When creating video for learning, it’s easy to forget that the video itself is a complete, self-contained learning environment.
This is due, in part, to the fact that we most often use video as a complementary element within larger learning environments. In this context, we tend to think of it as a tool for explaining or elaborating a concept.
In other words, we think of video as part of learning but not as a learning environment in its own right.
By skipping the formal learning environment modeling process, we fail to take advantage of the medium’s full potential, and we overlook important instructional options.
Let’s use the learning environment model (LEM) below as an example:
This model shows a learning workflow created for a video NextThought is shooting for its upcoming Learning Video Playbook. As part of the playbook, we wanted to provide a good example of how to use video to present information for recall. We also wanted to emphasize best practices for the medium – such as segmenting, signaling, weeding, and matching modality.
For the video, we designed a learning environment model that moves the viewer from information to recall, with an emphasis on contextualization, personalization, and elaboration. Our primary goal was to design a workflow that would frame the content in a way that made it meaningful and, as a result, easy to remember.
Here’s a breakdown of the five phases we identified for this short video (under 5 minutes):
1. Contextualization – Rather than begin with an explicit statement of information, we first wanted to provide some context. This gives the viewer a good reference point for the information when it’s presented. In this LEM, we opted to do this with a simple, on-camera dialogue between two facilitators. During the dialogue, one of the facilitators asks questions related to the information that will be presented, and the other provides personal answers or thoughts.

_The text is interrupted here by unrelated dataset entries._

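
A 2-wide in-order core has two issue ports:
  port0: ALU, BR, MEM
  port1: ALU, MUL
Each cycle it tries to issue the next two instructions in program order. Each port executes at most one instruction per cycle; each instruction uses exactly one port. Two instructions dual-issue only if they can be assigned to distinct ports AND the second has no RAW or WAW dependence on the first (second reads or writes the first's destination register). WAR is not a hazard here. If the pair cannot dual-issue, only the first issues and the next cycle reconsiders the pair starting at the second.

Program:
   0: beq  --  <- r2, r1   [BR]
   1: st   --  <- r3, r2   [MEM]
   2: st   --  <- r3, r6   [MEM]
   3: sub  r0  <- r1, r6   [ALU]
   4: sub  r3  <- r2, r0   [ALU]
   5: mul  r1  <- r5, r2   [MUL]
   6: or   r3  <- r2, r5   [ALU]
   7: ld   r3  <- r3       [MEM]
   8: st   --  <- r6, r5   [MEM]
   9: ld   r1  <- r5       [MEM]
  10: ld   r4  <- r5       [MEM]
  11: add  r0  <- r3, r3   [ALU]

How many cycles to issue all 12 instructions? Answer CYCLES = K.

CYCLES = 9

#0 head=0: beq.BR i0 no-port BR/MEM
#1 head=1: st.MEM i1 no-port MEM/MEM
#2 head=2: st.MEM/sub.ALU i2+i3 pair
#3 head=4: sub.ALU/mul.MUL i4+i5 pair
#4 head=6: or.ALU i6 RAW+WAW r3
#5 head=7: ld.MEM i7 no-port MEM/MEM
#6 head=8: st.MEM i8 no-port MEM/MEM
#7 head=9: ld.MEM i9 no-port MEM/MEM
#8 head=10: ld.MEM/add.ALU i10+i11 pair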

Done properly, this lays a beginning foundation for the concept and encourages the viewer to engage in some early reflection.
2. Explanation – Having provided context for the information, we are now ready to deliver an initial explanation. This is the part of the LEM where we explain the “what” – the concept being presented. It’s important in this segment to use proper signaling in order to ensure that the information is clear and that key components are reinforced adequately.

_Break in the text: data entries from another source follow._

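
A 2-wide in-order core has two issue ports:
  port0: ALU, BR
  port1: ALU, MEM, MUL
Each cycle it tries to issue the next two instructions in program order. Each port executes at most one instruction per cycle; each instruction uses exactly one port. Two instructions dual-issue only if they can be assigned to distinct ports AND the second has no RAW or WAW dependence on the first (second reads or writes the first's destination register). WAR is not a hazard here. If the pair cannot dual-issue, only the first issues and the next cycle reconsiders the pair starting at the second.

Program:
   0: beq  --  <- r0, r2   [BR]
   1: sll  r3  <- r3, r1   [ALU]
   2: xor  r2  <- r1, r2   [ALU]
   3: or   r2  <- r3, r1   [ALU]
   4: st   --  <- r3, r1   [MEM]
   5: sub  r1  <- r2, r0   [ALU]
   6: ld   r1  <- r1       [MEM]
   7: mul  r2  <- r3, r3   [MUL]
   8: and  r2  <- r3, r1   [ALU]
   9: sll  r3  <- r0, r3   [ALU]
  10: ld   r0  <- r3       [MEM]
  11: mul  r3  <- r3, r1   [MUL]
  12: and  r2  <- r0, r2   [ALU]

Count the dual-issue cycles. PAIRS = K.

  cy0 -> i0/i1 (beq/sll) 2-wide
  cy1 -> i2 (xor) WAW r2
  cy2 -> i3/i4 (or/st) 2-wide
  cy3 -> i5 (sub) RAW+WAW r1
  cy4 -> i6 (ld) no-port MEM/MUL
  cy5 -> i7 (mul) WAW r2
  cy6 -> i8/i9 (and/sll) 2-wide
  cy7 -> i10 (ld) no-port MEM/MUL
  cy8 -> i11/i12 (mul/and) 2-wide

PAIRS = 4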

3. Personalization – Before we go any further, we want to take a moment to help the viewer apply the information being presented to her/his own experience or circumstances. This can be done effectively by asking questions and accompanying them with visual cues.
4. Elaboration – Next, we want to move into the elaboration phase. In this segment, we want to provide specific, meaningful examples of the concept we’re discussing. This is an opportunity to go into deeper detail about the concept, and also to reinforce the key points we want viewers to remember. As you can see, our goal is to repeat and reinforce the concept in a scaffolded and reinforced manner through the different LEM stages.
5. Recall – Finally, we’re ready for information recall. We’ve given context, presented and elaborated our concept, and attempted to provide personal relevance. This should make it easier for the viewer to remember salient details with relative ease. We can test viewer recall much in the same way as in a face-to-face setting – simply by asking questions out loud and pausing for participants to reflect on their answers. After the pause, we provide the correct answer so learners can compare their answers to one we provide. We reinforce the information in this segment by signaling both the question and answer with text on the screen.